La récente introduction de cet instrument en Inde a contribué à déformer la musique du fait de l’apport de la gamme tempérée occidentale à douze demi-tons, alors que la musique indienne procède, elle, par micro-intervalles (sruti). Dias 43
Le sārangī est une vièle à manche court confectionnée dans une unique pièce de bois. Il mesure de 66 à 69 cm de long. Sa caisse de résonance oblongue est tendue d’une peau de chèvre et présente deux importantes dépressions latérales. Elle est munie de deux cordes métalliques accordées à l’unisson de la tonique — la première est jouée par pression latérale des ongles et la seconde est un bourdon optionnel —, deux cordes de boyau accordées à la quinte et à la tonique inférieure, seize fines cordes sympathiques en métal.
Les chevilles d’accordage des cordes de jeu traversent le sommet du manche. Les chevilles d’accordage des cordes sympathiques sont réparties sur la largeur du manche, du côté opposé à celui du jeu. L’archet de bois est long et légèrement courbé.
Le ḍholak est un tambour en tonneau tendu de deux peaux de chèvre frappées à deux mains. Les deux peaux sont reliées par un système de laçage en Y dans lequel passe un anneau métallique permettant leur accordage. L’instrument mesure entre 40 et 50 cm de longueur pour un diamètre voisin de 20 cm.
Les doigts de la main droite produisent une palette de sons “clairs” sur ou près de la bordure de la peau, tandis que la main gauche produit deux frappes principales, “sourdes” : une frappe ouverte et une frappe fermée. On joue également avec des roulements de doigts.
Les khartāl sont constitués d’une double paire de planchettes de bois rectangulaires d’environ 15 x 5 cm que l’on entrechoque (claquettes). Le joueur en tient une paire dans chaque main. Les planchettes, indépendantes, sont tenues verticalement dans leur plus petite largeur, dans le creux de la main, l’une actionnée avec les doigts et l’autre avec le pouce. La technique est difficile, mais les musiciens sont capables de prodigieux exercices de virtuosité.

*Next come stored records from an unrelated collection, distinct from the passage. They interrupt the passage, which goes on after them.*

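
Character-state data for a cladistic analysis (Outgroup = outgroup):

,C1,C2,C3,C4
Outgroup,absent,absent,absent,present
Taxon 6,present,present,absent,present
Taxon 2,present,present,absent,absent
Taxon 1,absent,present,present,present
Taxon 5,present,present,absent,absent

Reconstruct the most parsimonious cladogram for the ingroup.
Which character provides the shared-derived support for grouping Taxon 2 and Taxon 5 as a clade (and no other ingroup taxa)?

C4

Character polarity is set by the outgroup: the derived state is whichever differs from the outgroup's state, so for C4 the derived state is 'absent', and for the remaining characters it is 'present'.
C1 (derived state 'present') is shared by Taxon 2, Taxon 5, and Taxon 6 — a synapomorphy uniting that clade.
All ingroup taxa share the derived state 'present' for C2; it defines the ingroup but does not resolve relationships within it.
C3: derived state 'present' in Taxon 1 only — an autapomorphy, so it tells us nothing about relationships among taxa.
C4: derived state 'absent' in Taxon 2 and Taxon 5 only — synapomorphy for {Taxon 2, Taxon 5}.
Most parsimonious ingroup topology: ((Taxon 6,(Taxon 2,Taxon 5)),Taxon 1).
The clade {Taxon 2, Taxon 5} is supported by C4: its derived state 'absent' occurs in exactly those taxa and in no other taxon (including the outgroup).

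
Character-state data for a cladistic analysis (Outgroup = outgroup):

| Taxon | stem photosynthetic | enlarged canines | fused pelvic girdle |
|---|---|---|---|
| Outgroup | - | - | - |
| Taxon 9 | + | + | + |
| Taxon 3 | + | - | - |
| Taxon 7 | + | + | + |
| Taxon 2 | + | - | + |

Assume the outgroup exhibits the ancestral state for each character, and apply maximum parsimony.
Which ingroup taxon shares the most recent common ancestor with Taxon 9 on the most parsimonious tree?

Taxon 7

The outgroup has state '-' for every character, so '+' is the derived state throughout.
stem photosynthetic (derived state '+') is shared by all ingroup taxa — unites the whole ingroup.
Only Taxon 7 and Taxon 9 show the derived state '+' for enlarged canines, supporting them as a clade.
Only Taxon 2, Taxon 7, and Taxon 9 show the derived state '+' for fused pelvic girdle, supporting them as a clade.
Most parsimonious ingroup topology: (((Taxon 9,Taxon 7),Taxon 2),Taxon 3).
Taxon 9 and Taxon 7 form a cherry on this tree, so they are sister taxa.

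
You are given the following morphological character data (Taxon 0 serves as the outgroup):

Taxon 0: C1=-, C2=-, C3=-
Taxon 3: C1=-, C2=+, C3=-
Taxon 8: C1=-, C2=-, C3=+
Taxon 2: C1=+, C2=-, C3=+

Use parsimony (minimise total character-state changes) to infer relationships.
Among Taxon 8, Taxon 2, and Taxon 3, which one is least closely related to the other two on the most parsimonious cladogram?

Taxon 3

The outgroup has state '-' for every character, so '+' is the derived state throughout.
C1 (derived state '+') is unique to Taxon 2 (autapomorphy; uninformative for grouping).
C2 (derived state '+') is unique to Taxon 3 (autapomorphy; uninformative for grouping).
C3: derived state '+' in Taxon 2 and Taxon 8 only — synapomorphy for {Taxon 2, Taxon 8}.
Most parsimonious ingroup topology: ((Taxon 8,Taxon 2),Taxon 3).
Taxon 2 and Taxon 8 share a more recent common ancestor with each other than either does with Taxon 3, so Taxon 3 is the least closely related of the three.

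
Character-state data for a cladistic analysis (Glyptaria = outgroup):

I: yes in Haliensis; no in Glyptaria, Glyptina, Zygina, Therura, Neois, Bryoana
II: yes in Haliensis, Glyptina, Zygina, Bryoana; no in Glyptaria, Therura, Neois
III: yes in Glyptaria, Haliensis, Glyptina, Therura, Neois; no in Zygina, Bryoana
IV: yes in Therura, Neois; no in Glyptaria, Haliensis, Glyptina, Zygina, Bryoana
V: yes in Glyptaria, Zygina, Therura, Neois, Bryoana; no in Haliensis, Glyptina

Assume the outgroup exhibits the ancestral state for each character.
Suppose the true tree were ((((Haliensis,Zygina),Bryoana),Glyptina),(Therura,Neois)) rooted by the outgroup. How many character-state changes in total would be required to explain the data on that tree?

7

Map each character onto ((((Haliensis,Zygina),Bryoana),Glyptina),(Therura,Neois)) (rooted by Glyptaria) and count the minimum state changes it requires (Fitch parsimony):
I: 1; II: 1; III: 2; IV: 1; V: 2.
Total tree length = 7.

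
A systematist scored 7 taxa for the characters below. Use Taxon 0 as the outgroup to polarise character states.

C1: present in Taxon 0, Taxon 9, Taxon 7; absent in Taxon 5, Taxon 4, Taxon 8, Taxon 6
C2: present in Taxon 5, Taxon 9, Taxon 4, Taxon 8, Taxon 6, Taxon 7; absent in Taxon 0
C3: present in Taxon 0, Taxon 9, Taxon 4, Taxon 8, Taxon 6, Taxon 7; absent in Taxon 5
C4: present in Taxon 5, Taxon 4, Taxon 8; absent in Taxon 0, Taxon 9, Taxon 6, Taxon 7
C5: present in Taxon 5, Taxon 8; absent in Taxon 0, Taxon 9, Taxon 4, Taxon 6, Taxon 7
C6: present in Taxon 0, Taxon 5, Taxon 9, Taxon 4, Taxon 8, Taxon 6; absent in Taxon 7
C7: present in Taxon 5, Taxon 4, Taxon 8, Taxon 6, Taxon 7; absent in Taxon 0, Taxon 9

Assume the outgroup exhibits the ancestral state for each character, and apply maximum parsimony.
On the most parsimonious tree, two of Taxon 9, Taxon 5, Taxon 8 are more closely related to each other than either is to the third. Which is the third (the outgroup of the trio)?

Taxon 9

Character polarity is set by the outgroup: the derived state is whichever differs from the outgroup's state, so for C1, C3, C6 the derived state is 'absent', and for the remaining characters it is 'present'.
C1 (derived state 'absent') is shared by Taxon 4, Taxon 5, Taxon 6, and Taxon 8 — a synapomorphy uniting that clade.
All ingroup taxa share the derived state 'present' for C2; it defines the ingroup but does not resolve relationships within it.
C3 (derived state 'absent') is unique to Taxon 5 (autapomorphy; uninformative for grouping).
Only Taxon 4, Taxon 5, and Taxon 8 show the derived state 'present' for C4, supporting them as a clade.
Only Taxon 5 and Taxon 8 show the derived state 'present' for C5, supporting them as a clade.
C6: derived state 'absent' in Taxon 7 only — an autapomorphy, so it tells us nothing about relationships among taxa.
C7 (derived state 'present') is shared by Taxon 4, Taxon 5, Taxon 6, Taxon 7, and Taxon 8 — a synapomorphy uniting that clade.
Most parsimonious ingroup topology: (((((Taxon 5,Taxon 8),Taxon 4),Taxon 6),Taxon 7),Taxon 9).
Taxon 8 and Taxon 5 share a more recent common ancestor with each other than either does with Taxon 9, so Taxon 9 is the least closely related of the three.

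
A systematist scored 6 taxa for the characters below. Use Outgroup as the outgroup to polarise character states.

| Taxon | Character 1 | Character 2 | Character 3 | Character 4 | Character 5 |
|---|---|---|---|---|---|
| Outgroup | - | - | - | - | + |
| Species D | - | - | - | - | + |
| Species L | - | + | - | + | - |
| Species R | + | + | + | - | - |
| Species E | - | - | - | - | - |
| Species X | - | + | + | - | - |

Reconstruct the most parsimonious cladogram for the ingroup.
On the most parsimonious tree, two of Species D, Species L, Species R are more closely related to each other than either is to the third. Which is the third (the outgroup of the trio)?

Character polarity is set by the outgroup: the derived state is whichever differs from the outgroup's state, so for Character 5 the derived state is '-', and for the remaining characters it is '+'.
Character 1 (derived state '+') is unique to Species R (autapomorphy; uninformative for grouping).
Character 2: derived state '+' in Species L, Species R, and Species X only — synapomorphy for {Species L, Species R, Species X}.
Character 3 (derived state '+') is shared by Species R and Species X — a synapomorphy uniting that clade.
Character 4 (derived state '+') is unique to Species L (autapomorphy; uninformative for grouping).
Character 5: derived state '-' in Species E, Species L, Species R, and Species X only — synapomorphy for {Species E, Species L, Species R, Species X}.
Most parsimonious ingroup topology: (Species D,((Species L,(Species R,Species X)),Species E)).
Species L and Species R share a more recent common ancestor with each other than either does with Species D, so Species D is the least closely related of the three.

Species D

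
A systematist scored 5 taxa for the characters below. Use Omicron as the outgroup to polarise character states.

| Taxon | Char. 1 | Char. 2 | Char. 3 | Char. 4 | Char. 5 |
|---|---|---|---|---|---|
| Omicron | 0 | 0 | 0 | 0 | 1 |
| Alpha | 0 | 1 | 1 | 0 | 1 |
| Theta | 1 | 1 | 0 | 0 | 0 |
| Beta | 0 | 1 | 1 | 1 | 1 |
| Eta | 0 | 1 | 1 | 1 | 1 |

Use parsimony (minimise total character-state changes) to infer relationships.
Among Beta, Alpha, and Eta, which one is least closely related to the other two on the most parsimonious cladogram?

Alpha

Character polarity is set by the outgroup: the derived state is whichever differs from the outgroup's state, so for Char. 5 the derived state is '0', and for the remaining characters it is '1'.
Char. 1 (derived state '1') is unique to Theta (autapomorphy; uninformative for grouping).
All ingroup taxa share the derived state '1' for Char. 2; it defines the ingroup but does not resolve relationships within it.
Char. 3: derived state '1' in Alpha, Beta, and Eta only — synapomorphy for {Alpha, Beta, Eta}.
Only Beta and Eta show the derived state '1' for Char. 4, supporting them as a clade.
Char. 5: derived state '0' in Theta only — an autapomorphy, so it tells us nothing about relationships among taxa.
Most parsimonious ingroup topology: ((Alpha,(Beta,Eta)),Theta).
Beta and Eta share a more recent common ancestor with each other than either does with Alpha, so Alpha is the least closely related of the three.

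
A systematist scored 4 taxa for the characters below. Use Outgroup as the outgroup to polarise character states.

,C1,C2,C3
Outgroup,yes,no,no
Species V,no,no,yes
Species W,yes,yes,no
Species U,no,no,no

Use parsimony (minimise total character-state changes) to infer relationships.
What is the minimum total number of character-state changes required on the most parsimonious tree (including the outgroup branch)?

Character polarity is set by the outgroup: the derived state is whichever differs from the outgroup's state, so for C1 the derived state is 'no', and for the remaining characters it is 'yes'.
Only Species U and Species V show the derived state 'no' for C1, supporting them as a clade.
C2 (derived state 'yes') is unique to Species W (autapomorphy; uninformative for grouping).
C3: derived state 'yes' in Species V only — an autapomorphy, so it tells us nothing about relationships among taxa.
Most parsimonious ingroup topology: ((Species V,Species U),Species W).
Changes per character on this tree: C1: 1; C2: 1; C3: 1.
Total = 3.

3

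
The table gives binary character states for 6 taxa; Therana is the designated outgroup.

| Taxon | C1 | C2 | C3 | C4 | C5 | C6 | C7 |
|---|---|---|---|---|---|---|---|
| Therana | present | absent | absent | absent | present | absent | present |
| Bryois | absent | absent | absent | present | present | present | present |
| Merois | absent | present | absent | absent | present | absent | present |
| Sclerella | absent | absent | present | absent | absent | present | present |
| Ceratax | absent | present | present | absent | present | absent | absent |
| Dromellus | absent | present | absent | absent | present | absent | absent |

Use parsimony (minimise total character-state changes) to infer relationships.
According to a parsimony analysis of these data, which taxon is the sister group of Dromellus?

Ceratax

Character polarity is set by the outgroup: the derived state is whichever differs from the outgroup's state, so for C1, C5, C7 the derived state is 'absent', and for the remaining characters it is 'present'.
C1 (derived state 'absent') is shared by all ingroup taxa — unites the whole ingroup.
C2 (derived state 'present') is shared by Ceratax, Dromellus, and Merois — a synapomorphy uniting that clade.
C3 (state 'present') occurs in Ceratax and Sclerella but conflicts with the nesting implied by the other characters — most parsimoniously interpreted as homoplasy.
C4 (derived state 'present') is unique to Bryois (autapomorphy; uninformative for grouping).
C5 (derived state 'absent') is unique to Sclerella (autapomorphy; uninformative for grouping).
Only Bryois and Sclerella show the derived state 'present' for C6, supporting them as a clade.
C7: derived state 'absent' in Ceratax and Dromellus only — synapomorphy for {Ceratax, Dromellus}.
Most parsimonious ingroup topology: ((Bryois,Sclerella),((Dromellus,Ceratax),Merois)).
Dromellus and Ceratax form a cherry on this tree, so they are sister taxa.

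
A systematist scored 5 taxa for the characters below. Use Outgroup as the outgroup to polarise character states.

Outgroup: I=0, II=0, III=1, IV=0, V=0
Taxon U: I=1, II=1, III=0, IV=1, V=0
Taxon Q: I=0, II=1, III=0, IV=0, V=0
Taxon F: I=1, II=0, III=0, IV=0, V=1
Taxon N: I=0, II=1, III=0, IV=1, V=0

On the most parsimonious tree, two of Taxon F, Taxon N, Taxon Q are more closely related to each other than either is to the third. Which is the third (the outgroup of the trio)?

Taxon F

Character polarity is set by the outgroup: the derived state is whichever differs from the outgroup's state, so for III the derived state is '0', and for the remaining characters it is '1'.
I (state '1') occurs in Taxon F and Taxon U but conflicts with the nesting implied by the other characters — most parsimoniously interpreted as homoplasy.
II: derived state '1' in Taxon N, Taxon Q, and Taxon U only — synapomorphy for {Taxon N, Taxon Q, Taxon U}.
All ingroup taxa share the derived state '0' for III; it defines the ingroup but does not resolve relationships within it.
IV (derived state '1') is shared by Taxon N and Taxon U — a synapomorphy uniting that clade.
V (derived state '1') is unique to Taxon F (autapomorphy; uninformative for grouping).
Most parsimonious ingroup topology: (((Taxon U,Taxon N),Taxon Q),Taxon F).
Taxon N and Taxon Q share a more recent common ancestor with each other than either does with Taxon F, so Taxon F is the least closely related of the three.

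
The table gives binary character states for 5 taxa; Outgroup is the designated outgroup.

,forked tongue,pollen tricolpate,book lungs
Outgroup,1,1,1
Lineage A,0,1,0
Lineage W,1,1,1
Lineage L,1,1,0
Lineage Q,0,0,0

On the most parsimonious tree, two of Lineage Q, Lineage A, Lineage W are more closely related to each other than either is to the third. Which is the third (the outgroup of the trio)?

Lineage W

The outgroup has state '1' for every character, so '0' is the derived state throughout.
forked tongue: derived state '0' in Lineage A and Lineage Q only — synapomorphy for {Lineage A, Lineage Q}.
pollen tricolpate (derived state '0') is unique to Lineage Q (autapomorphy; uninformative for grouping).
book lungs: derived state '0' in Lineage A, Lineage L, and Lineage Q only — synapomorphy for {Lineage A, Lineage L, Lineage Q}.
Most parsimonious ingroup topology: (((Lineage A,Lineage Q),Lineage L),Lineage W).
Lineage Q and Lineage A share a more recent common ancestor with each other than either does with Lineage W, so Lineage W is the least closely related of the three.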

Lieu & date : Myanmar. 2010. Durée : 01:05. © Patrick Kersalé 2010-2024.
Au fil du temps, les bergers ont élaboré la richesse du patrimoine instrumental et musical de l’humanité. Leurs motivations s’avèrent très diverses : communiquer avec les animaux ou avec les esprits de la nature, rompre leur solitude, combattre le sommeil, vaincre peurs et angoisses...
Dans le monde entier, les conducteurs de troupeaux ont inventé et développé des langages multiformes pour communiquer avec le bétail : concret, onomatopéique, crié, sifflé.
Appeler, chasser, faire avancer, reculer, aller à droite, à gauche, arrêter un attelage ou un troupeau... sont des manœuvres que certains commandent exclusivement à la voix.
Dans cette séquence vidéo, le laboureur intime des ordres à ces buffles avec diverses onomatopées héritées de ses aïeux.